Though a popular local attraction for those who want to grow or just buy fresh produce, in recent years some neighborhood leaders have pressured Mayor Joe Ganim’s administration to let the farm’s lease, approved under his predecessor, Mayor Bill Finch, to expire this coming March 31 to build a new library on the Reservoir Avenue and Yaremich Drive lot. In 2020 the council set aside $2 million in the municipal five-year capital plan — the budget for large infrastructure projects — for a “new North End/Reservoir Avenue library branch.”
That resulted in some tension, with Angerame at this time last year confronting council members about what she considered to be behind-the-scenes maneuvering.
“We were alarmed to discover plans already in place ... to convert the urban farm site and green space into a public library,” Angerame had said. “We seek more open and transparent communications from you.”
And that occurred, thanks in part to the city’s library board, which ultimately has responsibility for planning and funding its new library facilities. And by last fall the sides had agreed on a tentative plan for the farm and a library to share the land.
“That’s the library’s position,” Jim O’Donnell, the library board’s chairman, said last October. “I attended an informative session the farm had put together back in late September and they had some rough ideas how the property might be used. It would be a shame for them to lose all the good work they do there when I think we can work hand-inglove together.”
“We think the farm would be a good partner for the library. It leads to healthy eating (and) it’s a good activity for kids to get involved in in the summer,” Tom Errichetti, the library board’s treasurer, had stated at that time. “We weren’t looking to displace them, but got a sense the community wants a library there and that’s the best parcel. I think the city is supportive of whatever we can come to terms with.”

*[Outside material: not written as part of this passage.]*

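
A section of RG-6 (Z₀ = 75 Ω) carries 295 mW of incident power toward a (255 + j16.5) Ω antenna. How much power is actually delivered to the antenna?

P_delivered ≈ 207 mW

|Γ| = |(180 + j16.5)/(330 + j16.5)| = 0.547
|Γ|² = 0.299
P_refl = |Γ|²·P_inc = 88.3 mW, P_del = (1 − |Γ|²)·P_inc = 207 mW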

Bill Coleman, Bridgeport’s deputy director of economic development, in a written statement, said the new lease “sets up the framework for sharing the site and for supporting both of these important institutions.”
“I don’t have a choice but to believe that. Ultimately the devil’s in the details,” Angerame said this week, adding she believes talks with the economic development office and the library board have been in “good faith.”
She said O’Donnell in particular “seems to be really eager for a future that combines our work, and he’s really respectful of the work we do (and) understands the value of the land and the way it impacts community.”
During Tuesday’s public hearing several individuals who use, live near or have visited the Reservoir Community Farm urged the council to help preserve it.
“It’s difficult for me to understand how we’re even here tonight,” Victoria Majewski said, arguing there should be no question about the attraction’s future, touting not just the benefits of fresh produce but a green space that aids in mental health.
Majewski added “we have plenty of libraries in the city” and “a farm can never easily be moved.”
Angie Staltaro testified, “If it’s needed to have a library, use a portion of the land. Work together. Because this is something that is unique for Bridgeport.”
Diane Chappell not only has a garden at the farm, but is a neighbor. She said she was inspired to get involved a few years ago after watching others tend their vegetables.
“I love to cook for my family and wondered if I could grow some food to cook for them,” she told council members.
She could. And Chappell has since become a cocaptain at the farm helping to oversee the work there. She spoke Tuesday about how the operation has brought so many people together and become “so much more than a lot with trash in it, thanks to seeds and water and friendship.”